Palais Garnier Opera House, Paris

Charles Garnier designed the Opéra de Paris, completed in 1875 at the height of the Second Empire. Napolean III envisioned a temple to the arts as the pinnacle of a modern movement. Baron Haussmann tore down significant portions of Paris to introduce modern avenues, uniform 6-story mixed living units, and grand civic centers. The opera was meant to be a world center for lofty artistic pursuits, which only the upper class could access, and as such was an architectural wonder of the age.

Appeal To Tradition – This was a new age for art and Modernism was in full swing. Impressionism, Symbolism, and Realism communicated in a new way. Nobody appreciated the sentimental old style. But Garnier rejected Modernism and modeled the opera house with the axis floorplan of a church and the lavish pomp of a palace.

Garnier’s travels and intense study of Greek and Roman classics is evident in his Théâtre National de l’Opéra. The the beaux-arts school taught him to mix historic symbols of the higher arts with modern building technology, with divergent results. Symmetry and concentric radial forms within rectangular frames are classic principles which Garnier expertly used. The geometric exercise of a circular theater within a rectangular form is especially tricky as the straight city streets press upon the building on all sides and the front plaza impress the building’s geometry into its surroundings.
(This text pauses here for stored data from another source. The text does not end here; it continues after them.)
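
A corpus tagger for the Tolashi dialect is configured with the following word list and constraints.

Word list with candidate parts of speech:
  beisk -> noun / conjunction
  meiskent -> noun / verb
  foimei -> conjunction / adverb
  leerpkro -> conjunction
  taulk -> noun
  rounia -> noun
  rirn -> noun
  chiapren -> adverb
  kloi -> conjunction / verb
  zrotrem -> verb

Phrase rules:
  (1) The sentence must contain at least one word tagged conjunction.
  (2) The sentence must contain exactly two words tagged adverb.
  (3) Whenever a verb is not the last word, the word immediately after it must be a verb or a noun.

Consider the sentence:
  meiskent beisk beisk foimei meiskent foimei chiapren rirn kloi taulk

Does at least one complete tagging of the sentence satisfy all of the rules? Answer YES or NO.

Candidates per position — 1:meiskent {noun,verb}; 2:beisk {noun,conjunction}; 3:beisk {noun,conjunction}; 4:foimei {conjunction,adverb}; 5:meiskent {noun,verb}; 6:foimei {conjunction,adverb}; 7:chiapren {adverb}; 8:rirn {noun}; 9:kloi {conjunction,verb}; 10:taulk {noun}.
One satisfying assignment: noun noun conjunction conjunction noun adverb adverb noun conjunction noun.
Check: rule 1 ✓; rule 2 ✓; rule 3 ✓.

YES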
The front facade is articulated with a piano-nobile loggia of columns that references the Louvre. Garnier references other works in this facade, including Palladio’s Vicenz town hall, Versailles, and the Aile Lescot. Six types of stone and a variety of wood and precious metals recall the color and grand scene of Classical temples. Garnier intended this to inspire a “variety of outfits” in a “quivering” crowd. An excited audience “which observes and knows itself observed.” A dominant red color, particularly in soft velvet interior materials, brought out the ladies’ blushing low neckline, Garnier said, a tapestry of beauty.

Dramatic Aesthetic – Garnier put early emphasis on easy circulation. A hierarchy of circulation paths range from grand front entrance steps, tall central lobby, and low dim hallways. Each path is celebrated as a new event and opportunity for social interaction. Dramatic statues of mythological gods and paintings of heavenly scenes attend these events and inspire fantasy in human to human interaction.

Gaston Leroux described the dramatic effect of the opulent drama:

“In the orchestra stalls, the drugget covering them looked like an angry sea, whose glaucous waves had been suddenly rendered stationary by a secret order from the storm phantom… They made for the left boxes, plowering their way like sailors who leave their ship and try to struggle to the shore. The eight great polished columns stood up in the dusk like so many huge piles supporting the threatening, crumbling, big-bellied cliffs, whose layers were represented by the circular, parallel, waving lines of the balconies of the grand, first and second tiers of boxes. At the top, right on top of the cliff, lost in M. Lenepveu’s copper ceiling, figures grinned and grimaced, laughed and jeered… And yet these figures were usually very serious. Their names were Isis, Amphitrite, Hebe, Pandora, Psyche, Thetis, Pomona, Daphne, Clytie, Galatea and Arethusa. Yes, Arethusa herself and Pandora, whom we all know by her box, looked down…”

The interior’s 30,000 Franc, 6 ton chandelier was unprecedented for its time. Critics complained that it obstructed views and provided a central light that was too bright and disturbed many. Criticism turned to urban legend in 1896 when a counter-weight failed and the chandelier fell, killing one person. But the views, safety, and acoustics of the theater room were not the main concerns of design. It was the rich Baroque decorations and lavish sculpture work of historical artists and a Neoclassic style, stretched to the limits, the cohesion of modern rationalism and technology, historical values and social oppression that kept the crowds coming. The opera house is a museum of human mythology come alive.

Gloom – Modernism could not be kept out. The circular celing above the chandelier was replaced in 1964 with a crappy painting by Marc Chagall. Still, otherwise the building has kept its plush, gloomy atmosphere that has become a trademark of what many call Gothic. If architecture is the means of social control and personal artistic revelation, this is certainly one of the greatest works of architecture ever created.